We need 3 now. Was on land to day Mr Neeese is the news member for 07-08 hunting season. WELCOM.


----------



## WishboneW (Mar 1, 2007)

I will be down this Saturday as will our newest member if any one wants to look around.

Camp is on private land owned by a member, lease is Meade paper co.

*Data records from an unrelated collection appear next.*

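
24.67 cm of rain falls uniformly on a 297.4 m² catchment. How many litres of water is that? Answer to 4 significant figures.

73370 litres

Depth: 24.67 cm × 10 = 246.7 mm.
1 mm over 1 m² is 1 L, so volume = 246.7 × 297.4 = 73368.58 L ≈ 73370 L.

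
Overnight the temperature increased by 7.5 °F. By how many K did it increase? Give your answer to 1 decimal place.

A change of 1 °C equals a change of 1.8 °F: ΔK = 7.5 × 0.5556 = 4.2 K.

4.2 K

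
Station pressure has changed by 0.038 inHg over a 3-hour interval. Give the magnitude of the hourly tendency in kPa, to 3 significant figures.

0.038 inHg / 3 h × 3.38639 kPa/inHg = 0.0429 kPa/h.

0.0429 kPa per hour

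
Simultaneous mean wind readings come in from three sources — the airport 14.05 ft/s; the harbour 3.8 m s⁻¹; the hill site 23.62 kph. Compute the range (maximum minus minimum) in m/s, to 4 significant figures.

the airport: 14.05 ft/s = 4.28244 m/s.
the hill site: 23.62 km/h = 6.56111 m/s.
Spread: 6.56111 − 3.80000 = 2.761 m/s.

2.761 m/s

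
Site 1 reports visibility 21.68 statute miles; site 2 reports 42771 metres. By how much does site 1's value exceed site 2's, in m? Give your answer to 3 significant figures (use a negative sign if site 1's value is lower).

-7880 m

site 1: 21.68 SM = 34890.58 m.
Difference: 34890.58 − 42771.00 = -7880 m.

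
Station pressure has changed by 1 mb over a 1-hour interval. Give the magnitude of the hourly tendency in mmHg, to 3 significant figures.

0.750 mmHg per hour

1 mb / 1 h × 0.750062 mmHg/mb = 0.750 mmHg/h.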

My part of the electric bill was $45 for the entire season.


----------



## deerhunter3670 (Mar 5, 2007)

*ttt*

just need 3 more


----------



## tmelrod (Mar 5, 2007)

pm sent


----------



## tmelrod (Mar 5, 2007)

could you tell me some club rules please. looking for me and my 14 year old son. thanks, terry.


----------



## deerhunter3670 (Mar 5, 2007)

*pm*

all pm's  reply to.


----------



## deerhunter3670 (Mar 13, 2007)

*TTT*

all pm are reply to. have a good day.


----------



## deerhunter3670 (Mar 22, 2007)

*ttt*

need 4 will be on land this weekend.


----------



## Blackwolf (Mar 22, 2007)

*Looking for Club*

It's four of us that are looking for a club is it possible to come down and look at the club.


----------



## deerhunter3670 (Mar 30, 2007)

*need 1*

This pass weekend we got 3 new hunters. So we have one place too go.


----------